É claro que o talento, a inteligência e o gênio contam muito —assim como a circunstância histórica.
Mas o destino de um poeta também depende de sua escolha pessoal. Em particular, cada poeta escolhe por si mesmo o tamanho —a grandeza— que pretende ter. Nem todos aspiram a falar da mesma altitude.
Seria tolo negar a genialidade de um Baudelaire, por exemplo; mas seu propósito, como poeta, era mais específico do que o de um Victor Hugo.
Para bem ou para mal, o autor de "Os Miseráveis" pretendia reescrever a história da humanidade, queria fundar continentes, abrir oceanos, gerar galáxias; Baudelaire procurava seus próprios porões, que eram os do homem contemporâneo.
Poucos poetas foram tão "voluntários" em sua escolha de grandeza quanto o americano Walt Whitman (1819-1892). Seu bicentenário de nascimento caiu agora, na sexta-feira passada —e, se Victor Hugo é bem mais impressionante em termos de imaginação, variedade e poder verbal, Whitman tem sobre ele a vantagem de ser, ainda agora, mais moderno, mais influente, mais natural... E menos ridículo.
Sem fazer rimas, e usando de versos desmedidos, Whitman só não causou o escândalo estético de outros artistas modernos porque seu modelo era a Bíblia.
O que ele quis escrever —e conseguiu— foi uma espécie de "livro sagrado" da democracia, da terra e do povo americanos; era como se Davi, Jó, Moisés ou Salomão aparecessem de repente, no alto dos Apalaches, usando camisa xadrez e apontando, com mãos de lenhador, para a aurora do homem comum.
Talvez aí esteja o segredo, um dos segredos, de Whitman. Quis ser grande porque quis ser todo mundo, ser qualquer um.
"Eu celebro a mim mesmo, eu canto a mim mesmo,/ e o que afirmo irás afirmar também/porque todo átomo que a mim pertence de modo igual pertence a ti", escreve Whitman.
É dessa fraternidade que ele tira sua energia interminável. E, de fato, uma vez que o verso se põe em funcionamento, não sabe mais como parar. Segue "a urgência procriativa do mundo", dirige-se a qualquer pessoa, a qualquer animal, a qualquer paisagem como se fossem seus irmãos.
O bebê no berço, a mosca que se aproxima de seu rosto, o ônibus lotado, o condutor do ônibus, a multidão que protesta, o policial com seu cassetete, as pedras do pavimento, o ganso que conduz sua prole, as portas do celeiro, o homem que serra uma tábua, o juiz que assina uma condenação à morte, o suicida, o marinheiro, o granizo, o pé de amora...
Não tem fim. Esse sentimento de totalidade, que torna Whitman incomparável, não deixa de cobrar seu preço. A avalanche de coisas invocadas impõe, paradoxalmente, uma certa pobreza.
Com tantos substantivos, a poesia dele perde imaginação quando precisa usar os verbos. Praticamente tudo poderia começar com "Eu canto...", "Eu celebro...", "Eu sou..." —sou isso, aquilo, aquilo também, e mais isso, mais aquilo etc.
O poder liberador dessa escrita foi decisivo para o século 20: de Pablo Neruda a Carlos Drummond de Andrade, de W. H. Auden a Allen Ginsberg, de Fernando Pessoa a Paul Éluard. Abriu-se caminho para uma poesia que não mais imita a atitude de quem beija a amada ou junta as mãos em prece ou penitência, mas que se faz pronta para abraçar o mundo.
Surge outro problema, contudo. Na sua incondicional afirmação da vida —que implica superar o senso do pecado e da culpa—, Whitman parece aceitar coisas demais.
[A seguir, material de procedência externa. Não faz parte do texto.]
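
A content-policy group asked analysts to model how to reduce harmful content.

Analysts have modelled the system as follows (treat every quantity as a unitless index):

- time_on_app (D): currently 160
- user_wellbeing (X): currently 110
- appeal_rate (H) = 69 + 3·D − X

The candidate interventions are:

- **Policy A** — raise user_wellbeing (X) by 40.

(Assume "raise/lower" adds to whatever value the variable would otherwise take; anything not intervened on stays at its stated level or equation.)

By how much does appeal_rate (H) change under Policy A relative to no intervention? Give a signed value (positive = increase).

Baseline:
  D = 160
  X = 110
  H = 69 + 3·160 − 110 = 439
Policy A (X + 40):
  D = 160
  X = 110 + 40 = 150
  H = 69 + 3·160 − 150 = 399
Change in H: 399 − 439 = -40

-40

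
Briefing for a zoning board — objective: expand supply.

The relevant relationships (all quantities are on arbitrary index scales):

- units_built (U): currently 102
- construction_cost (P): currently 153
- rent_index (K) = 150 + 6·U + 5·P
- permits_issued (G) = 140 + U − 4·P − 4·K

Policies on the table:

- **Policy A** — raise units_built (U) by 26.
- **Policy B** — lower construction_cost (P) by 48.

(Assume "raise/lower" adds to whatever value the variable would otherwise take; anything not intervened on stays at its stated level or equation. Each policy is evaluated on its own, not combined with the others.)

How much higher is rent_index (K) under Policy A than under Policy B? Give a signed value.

Policy A (U + 26):
  U = 102 + 26 = 128
  P = 153
  K = 150 + 6·128 + 5·153 = 1683
Policy B (P − 48):
  U = 102
  P = 153 − 48 = 105
  K = 150 + 6·102 + 5·105 = 1287
K: 1683 − 1287 = 396

396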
O assassino e o assassinado, o escravo e o fazendeiro, o carrasco e a vítima fazem parte desse "todo mundo" com quem Whitman se identifica. Cantar a vida, sem restrições, é também cantar a doença e a morte.
Não faz diferença; como o poeta se torna a voz do mundo, do universo, de Deus, da urna eleitoral, sua efusão se traduz numa espécie de onisciência cega, de aprovação totalizante.
Uma pessoa sozinha se torna todas as outras. É bem o lema da união entre Estados independentes —"e pluribus unum"— instaurada pela Constituição americana. Eis uma poesia que, a despeito de seu alcance universal, se funda no esforço de reconstituir a unidade de um país dividido entre escravatura e abolição, no trauma da guerra civil.
Os grandes escritores europeus, Hugo, Stendhal, Goethe, Chateaubriand, mediam-se pelo modelo de Napoleão. Muito americano, Whitman se referia a Abraham Lincoln. Talvez por isso ele esteja no centro da poesia moderna, mas um pouco deslocado também; gigantesco, mas algo perdido entre a Louisiana e o Maine, entre o Mississippi e Omaha.